Born in Alberton, South Australia, he was educated at Port Adelaide and Mount Barker state schools. He worked as a farm labourer at Boolcunda East, near Quorn for sixteen years, and worked as shearer for 20 years.[1] He was employed, perhaps as a storeman, at the Government workshops in Glanville, before running his own dairy farm. He returned to government service at the Islington Railway Workshops of the South Australian Railways.[2][3]
In 1921 he contested the South Australian House of Assembly seat of Murray, but was unsuccessful. In 1922 he was elected to the Australian Senate as an Australian Labor Party Senator for South Australia, succeeding Liberal Edward Vardon. He held the seat until his defeat in 1934.[4] In 1944, he returned to politics as a Labor member of the South Australian Legislative Council, serving until 1956.[5]
He was a prominent member of the Australian Natives' Association, a member of the Labor Party's Port Adelaide electorate committee and President of the Port Adelaide Workers' Educational Association.
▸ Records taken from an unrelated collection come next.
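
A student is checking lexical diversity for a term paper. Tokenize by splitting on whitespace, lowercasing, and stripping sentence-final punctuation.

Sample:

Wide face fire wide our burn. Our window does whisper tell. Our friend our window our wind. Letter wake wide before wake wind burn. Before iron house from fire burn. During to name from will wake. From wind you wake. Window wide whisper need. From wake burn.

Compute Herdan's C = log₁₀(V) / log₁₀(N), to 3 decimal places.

0.814

N = 47, V = 23.
log₁₀(V) = 1.361728, log₁₀(N) = 1.672098
C = 1.361728 / 1.672098 = 0.814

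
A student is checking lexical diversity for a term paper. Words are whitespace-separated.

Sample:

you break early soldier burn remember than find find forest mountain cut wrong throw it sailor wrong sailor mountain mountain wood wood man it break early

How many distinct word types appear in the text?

17

Distinct types: {break, burn, cut, early, find, forest, it, man, mountain, remember, sailor, soldier, than, throw, wood, wrong, you}
V = 17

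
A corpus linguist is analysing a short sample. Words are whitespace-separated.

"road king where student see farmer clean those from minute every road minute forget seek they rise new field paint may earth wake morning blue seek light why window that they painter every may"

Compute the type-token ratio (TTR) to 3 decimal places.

0.824

N = 34 tokens, V = 28 types.
TTR = V / N = 28 / 34 = 0.824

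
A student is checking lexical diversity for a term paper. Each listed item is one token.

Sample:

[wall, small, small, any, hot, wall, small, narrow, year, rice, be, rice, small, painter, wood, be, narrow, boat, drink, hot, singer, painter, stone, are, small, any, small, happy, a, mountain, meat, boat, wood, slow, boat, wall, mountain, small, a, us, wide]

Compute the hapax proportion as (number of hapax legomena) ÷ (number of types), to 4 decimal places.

0.4545

Frequencies: small:7, wall:3, boat:3, any:2, hot:2, narrow:2, rice:2, be:2, painter:2, wood:2, a:2, mountain:2, year:1, drink:1, singer:1, stone:1, are:1, happy:1, meat:1, slow:1, … (2 more, each freq 1)
Hapax count = 10; type count = 22.
Ratio = 10 / 22 = 0.4545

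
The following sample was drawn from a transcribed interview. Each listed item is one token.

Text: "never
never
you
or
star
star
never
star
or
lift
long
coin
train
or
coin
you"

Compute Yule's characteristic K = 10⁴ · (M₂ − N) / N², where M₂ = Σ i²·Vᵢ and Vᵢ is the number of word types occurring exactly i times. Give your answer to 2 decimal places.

Frequencies: never:3, or:3, star:3, you:2, coin:2, lift:1, long:1, train:1
N = 16. Frequency spectrum: V_1=3, V_2=2, V_3=3
M₂ = 1²·3 + 2²·2 + 3²·3 = 38
K = 10000 × (38 − 16) / 16² = 859.38

859.38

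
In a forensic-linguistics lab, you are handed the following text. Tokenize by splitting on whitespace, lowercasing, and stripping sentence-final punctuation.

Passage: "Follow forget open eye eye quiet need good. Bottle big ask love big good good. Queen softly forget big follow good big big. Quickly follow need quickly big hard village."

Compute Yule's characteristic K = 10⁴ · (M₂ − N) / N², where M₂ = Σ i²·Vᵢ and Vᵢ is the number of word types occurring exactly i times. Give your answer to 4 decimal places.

622.2222

Frequencies: big:6, good:4, follow:3, forget:2, eye:2, need:2, quickly:2, open:1, quiet:1, bottle:1, ask:1, love:1, queen:1, softly:1, hard:1, village:1
N = 30. Frequency spectrum: V_1=9, V_2=4, V_3=1, V_4=1, V_6=1
M₂ = 1²·9 + 2²·4 + 3²·1 + 4²·1 + 6²·1 = 86
K = 10000 × (86 − 30) / 30² = 622.2222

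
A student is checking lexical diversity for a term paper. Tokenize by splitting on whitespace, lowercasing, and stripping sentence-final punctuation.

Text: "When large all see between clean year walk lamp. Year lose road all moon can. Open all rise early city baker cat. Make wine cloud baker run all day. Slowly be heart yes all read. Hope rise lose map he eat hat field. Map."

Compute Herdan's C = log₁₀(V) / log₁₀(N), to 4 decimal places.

0.9395

N = 44, V = 35.
log₁₀(V) = 1.544068, log₁₀(N) = 1.643453
C = 1.544068 / 1.643453 = 0.9395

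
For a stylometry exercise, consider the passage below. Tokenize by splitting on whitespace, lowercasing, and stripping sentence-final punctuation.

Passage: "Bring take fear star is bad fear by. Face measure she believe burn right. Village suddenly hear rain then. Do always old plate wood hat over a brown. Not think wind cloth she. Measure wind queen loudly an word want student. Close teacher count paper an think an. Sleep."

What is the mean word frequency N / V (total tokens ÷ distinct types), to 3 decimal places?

1.167

N = 49 tokens, V = 42 types.
Mean frequency = N / V = 49 / 42 = 1.167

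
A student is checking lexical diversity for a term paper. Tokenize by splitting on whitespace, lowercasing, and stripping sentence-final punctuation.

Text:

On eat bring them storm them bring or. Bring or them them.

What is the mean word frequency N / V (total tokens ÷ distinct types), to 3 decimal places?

2.000

N = 12 tokens, V = 6 types.
Mean frequency = N / V = 12 / 6 = 2.000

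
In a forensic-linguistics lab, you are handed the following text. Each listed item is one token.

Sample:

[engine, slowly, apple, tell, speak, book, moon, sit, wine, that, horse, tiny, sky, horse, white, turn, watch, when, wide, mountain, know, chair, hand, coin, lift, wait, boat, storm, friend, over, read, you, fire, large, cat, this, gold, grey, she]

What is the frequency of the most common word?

2

Frequencies: horse:2, engine:1, slowly:1, apple:1, tell:1, speak:1, book:1, moon:1, sit:1, wine:1, that:1, tiny:1, sky:1, white:1, turn:1, watch:1, when:1, wide:1, mountain:1, know:1, … (18 more, each freq 1)
Most common: 'horse' with frequency 2.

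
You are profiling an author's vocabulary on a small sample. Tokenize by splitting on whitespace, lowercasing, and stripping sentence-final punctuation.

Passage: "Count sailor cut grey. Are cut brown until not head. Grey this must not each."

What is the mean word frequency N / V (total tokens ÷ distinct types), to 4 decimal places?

1.2500

N = 15 tokens, V = 12 types.
Mean frequency = N / V = 15 / 12 = 1.2500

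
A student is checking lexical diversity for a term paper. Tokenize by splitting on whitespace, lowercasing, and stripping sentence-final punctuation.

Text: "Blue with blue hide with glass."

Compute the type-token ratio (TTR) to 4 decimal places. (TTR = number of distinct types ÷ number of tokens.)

0.6667

N = 6 tokens, V = 4 types.
TTR = V / N = 4 / 6 = 0.6667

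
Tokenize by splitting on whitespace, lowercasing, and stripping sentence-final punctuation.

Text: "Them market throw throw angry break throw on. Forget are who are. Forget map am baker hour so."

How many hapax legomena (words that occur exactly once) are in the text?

11

Frequencies: throw:3, forget:2, are:2, them:1, market:1, angry:1, break:1, on:1, who:1, map:1, am:1, baker:1, hour:1, so:1
Hapax (freq=1): am, angry, baker, break, hour, map, market, on, so, them, who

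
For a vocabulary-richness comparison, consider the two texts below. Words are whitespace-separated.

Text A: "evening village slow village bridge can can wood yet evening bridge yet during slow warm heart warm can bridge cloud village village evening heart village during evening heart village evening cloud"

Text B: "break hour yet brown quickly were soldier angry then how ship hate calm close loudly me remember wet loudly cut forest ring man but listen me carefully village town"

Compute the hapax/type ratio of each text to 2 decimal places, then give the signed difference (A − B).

-0.84

A: hapax=1, V=11, ratio=0.09
B: hapax=25, V=27, ratio=0.93
Difference = 0.09 − 0.93 = -0.84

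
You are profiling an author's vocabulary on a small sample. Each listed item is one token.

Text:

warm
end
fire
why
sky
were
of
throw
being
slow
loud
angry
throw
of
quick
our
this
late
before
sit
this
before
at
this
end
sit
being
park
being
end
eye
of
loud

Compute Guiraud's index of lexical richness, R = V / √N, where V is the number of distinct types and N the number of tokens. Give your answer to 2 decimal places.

N = 33, V = 21.
√N = 5.744563
R = 21 / 5.744563 = 3.66

3.66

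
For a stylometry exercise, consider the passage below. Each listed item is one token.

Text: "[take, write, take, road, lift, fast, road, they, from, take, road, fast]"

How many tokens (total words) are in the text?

Tokens: take, write, take, road, lift, fast, road, they, from, take, road, fast
N = 12

12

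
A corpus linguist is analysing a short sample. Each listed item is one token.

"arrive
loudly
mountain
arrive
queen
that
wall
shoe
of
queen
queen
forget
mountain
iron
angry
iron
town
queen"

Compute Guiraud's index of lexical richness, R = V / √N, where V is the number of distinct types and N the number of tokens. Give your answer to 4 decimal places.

N = 18, V = 12.
√N = 4.242641
R = 12 / 4.242641 = 2.8284

2.8284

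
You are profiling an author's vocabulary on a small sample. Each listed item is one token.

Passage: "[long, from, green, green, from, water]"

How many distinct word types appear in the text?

Distinct types: {from, green, long, water}
V = 4

4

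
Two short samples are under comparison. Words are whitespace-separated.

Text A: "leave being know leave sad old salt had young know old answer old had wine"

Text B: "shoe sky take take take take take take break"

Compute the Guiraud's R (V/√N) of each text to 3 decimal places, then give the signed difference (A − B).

A: V=10, N=15, R=2.582
B: V=4, N=9, R=1.333
Difference = 2.582 − 1.333 = 1.249

1.249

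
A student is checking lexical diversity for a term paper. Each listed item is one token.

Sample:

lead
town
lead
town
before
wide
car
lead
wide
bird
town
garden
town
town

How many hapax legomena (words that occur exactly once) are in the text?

4

Frequencies: town:5, lead:3, wide:2, before:1, car:1, bird:1, garden:1
Hapax (freq=1): before, bird, car, garden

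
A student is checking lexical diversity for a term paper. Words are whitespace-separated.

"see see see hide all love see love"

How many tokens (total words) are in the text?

8

Tokens: see, see, see, hide, all, love, see, love
N = 8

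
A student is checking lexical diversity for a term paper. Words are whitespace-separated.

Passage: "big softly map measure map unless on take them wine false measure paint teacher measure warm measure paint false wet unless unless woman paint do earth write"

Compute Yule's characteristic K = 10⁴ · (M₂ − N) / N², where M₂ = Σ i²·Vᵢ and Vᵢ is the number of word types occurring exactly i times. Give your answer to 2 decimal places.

Frequencies: measure:4, unless:3, paint:3, map:2, false:2, big:1, softly:1, on:1, take:1, them:1, wine:1, teacher:1, warm:1, wet:1, woman:1, do:1, earth:1, write:1
N = 27. Frequency spectrum: V_1=13, V_2=2, V_3=2, V_4=1
M₂ = 1²·13 + 2²·2 + 3²·2 + 4²·1 = 55
K = 10000 × (55 − 27) / 27² = 384.09

384.09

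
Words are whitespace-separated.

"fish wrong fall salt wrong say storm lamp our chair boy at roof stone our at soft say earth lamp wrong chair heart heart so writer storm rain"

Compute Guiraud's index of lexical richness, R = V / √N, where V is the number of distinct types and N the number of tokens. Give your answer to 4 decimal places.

3.5907

N = 28, V = 19.
√N = 5.291503
R = 19 / 5.291503 = 3.5907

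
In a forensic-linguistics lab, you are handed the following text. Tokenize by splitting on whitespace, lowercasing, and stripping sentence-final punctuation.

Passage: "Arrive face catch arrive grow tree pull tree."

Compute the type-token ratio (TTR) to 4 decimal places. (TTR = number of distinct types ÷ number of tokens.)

0.7500

N = 8 tokens, V = 6 types.
TTR = V / N = 6 / 8 = 0.7500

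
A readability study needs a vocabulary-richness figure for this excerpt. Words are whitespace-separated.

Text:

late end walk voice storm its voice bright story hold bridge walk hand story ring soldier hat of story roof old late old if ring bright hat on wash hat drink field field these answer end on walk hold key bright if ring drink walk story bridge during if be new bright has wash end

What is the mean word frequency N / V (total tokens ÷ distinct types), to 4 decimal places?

1.8966

N = 55 tokens, V = 29 types.
Mean frequency = N / V = 55 / 29 = 1.8966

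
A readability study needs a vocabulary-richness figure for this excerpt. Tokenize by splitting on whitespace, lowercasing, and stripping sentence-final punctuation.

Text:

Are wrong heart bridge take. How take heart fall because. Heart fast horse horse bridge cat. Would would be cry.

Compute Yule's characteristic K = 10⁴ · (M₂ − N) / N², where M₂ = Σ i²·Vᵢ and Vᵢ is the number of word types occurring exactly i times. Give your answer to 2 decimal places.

Frequencies: heart:3, bridge:2, take:2, horse:2, would:2, are:1, wrong:1, how:1, fall:1, because:1, fast:1, cat:1, be:1, cry:1
N = 20. Frequency spectrum: V_1=9, V_2=4, V_3=1
M₂ = 1²·9 + 2²·4 + 3²·1 = 34
K = 10000 × (34 − 20) / 20² = 350.00

350.00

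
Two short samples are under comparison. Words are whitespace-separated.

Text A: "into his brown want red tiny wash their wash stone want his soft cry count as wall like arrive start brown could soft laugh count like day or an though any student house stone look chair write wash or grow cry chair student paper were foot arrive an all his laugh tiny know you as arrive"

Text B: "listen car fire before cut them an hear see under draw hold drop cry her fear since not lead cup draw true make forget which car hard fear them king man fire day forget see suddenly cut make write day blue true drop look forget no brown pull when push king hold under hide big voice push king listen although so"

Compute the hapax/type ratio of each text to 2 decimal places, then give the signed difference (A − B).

A: hapax=19, V=36, ratio=0.53
B: hapax=25, V=42, ratio=0.60
Difference = 0.53 − 0.60 = -0.07

-0.07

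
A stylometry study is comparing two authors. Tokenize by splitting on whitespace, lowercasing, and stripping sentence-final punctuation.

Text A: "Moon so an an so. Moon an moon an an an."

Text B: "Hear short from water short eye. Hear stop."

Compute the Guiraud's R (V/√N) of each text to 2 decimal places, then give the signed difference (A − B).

A: V=3, N=11, R=0.90
B: V=6, N=8, R=2.12
Difference = 0.90 − 2.12 = -1.22

-1.22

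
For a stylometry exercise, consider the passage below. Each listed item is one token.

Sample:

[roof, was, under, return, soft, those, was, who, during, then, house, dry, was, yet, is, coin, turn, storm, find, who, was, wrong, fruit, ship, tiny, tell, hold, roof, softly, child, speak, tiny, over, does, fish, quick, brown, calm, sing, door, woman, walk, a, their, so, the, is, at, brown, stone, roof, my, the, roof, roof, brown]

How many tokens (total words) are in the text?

56

Tokens: roof, was, under, return, soft, those, was, who, during, then, house, dry, was, yet, is, coin, turn, storm, find, who, was, wrong, fruit, ship, tiny, tell, hold, roof, softly, child, speak, tiny, over, does, fish, quick, brown, calm, sing, door, woman, walk, a, their, so, the, is, at, brown, stone, roof, my, the, roof, roof, brown
N = 56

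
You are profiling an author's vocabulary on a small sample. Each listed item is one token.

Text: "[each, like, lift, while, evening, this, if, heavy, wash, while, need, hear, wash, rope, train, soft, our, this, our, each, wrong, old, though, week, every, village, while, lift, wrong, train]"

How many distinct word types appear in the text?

Distinct types: {each, evening, every, hear, heavy, if, lift, like, need, old, our, rope, soft, this, though, train, village, wash, week, while, wrong}
V = 21

21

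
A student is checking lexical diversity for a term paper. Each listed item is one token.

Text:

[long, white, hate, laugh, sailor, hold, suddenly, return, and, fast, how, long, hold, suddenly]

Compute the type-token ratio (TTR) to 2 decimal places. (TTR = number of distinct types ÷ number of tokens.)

0.79

N = 14 tokens, V = 11 types.
TTR = V / N = 11 / 14 = 0.79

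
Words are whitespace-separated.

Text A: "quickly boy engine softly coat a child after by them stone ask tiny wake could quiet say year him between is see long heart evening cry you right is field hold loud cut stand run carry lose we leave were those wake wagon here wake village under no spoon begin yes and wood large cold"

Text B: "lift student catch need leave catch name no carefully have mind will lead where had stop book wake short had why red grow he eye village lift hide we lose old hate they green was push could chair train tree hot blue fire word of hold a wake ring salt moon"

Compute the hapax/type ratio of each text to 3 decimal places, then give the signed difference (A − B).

A: hapax=50, V=52, ratio=0.962
B: hapax=43, V=47, ratio=0.915
Difference = 0.962 − 0.915 = 0.047

0.047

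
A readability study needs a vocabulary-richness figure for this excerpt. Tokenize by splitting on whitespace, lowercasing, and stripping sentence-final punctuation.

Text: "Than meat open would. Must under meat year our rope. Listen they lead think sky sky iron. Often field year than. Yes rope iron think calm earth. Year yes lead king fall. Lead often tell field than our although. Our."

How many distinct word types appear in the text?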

Politically he was a labour moderate, opposing conscription for overseas military service in World War I and post-war labour militancy, and advocating for closer settlement through the breaking up of larger agricultural estates. A protectionist during the Depression era, he supported immigration from Britain and northwestern Europe (and thus the White Australia policy), but not at the cost of Australian jobs.[6]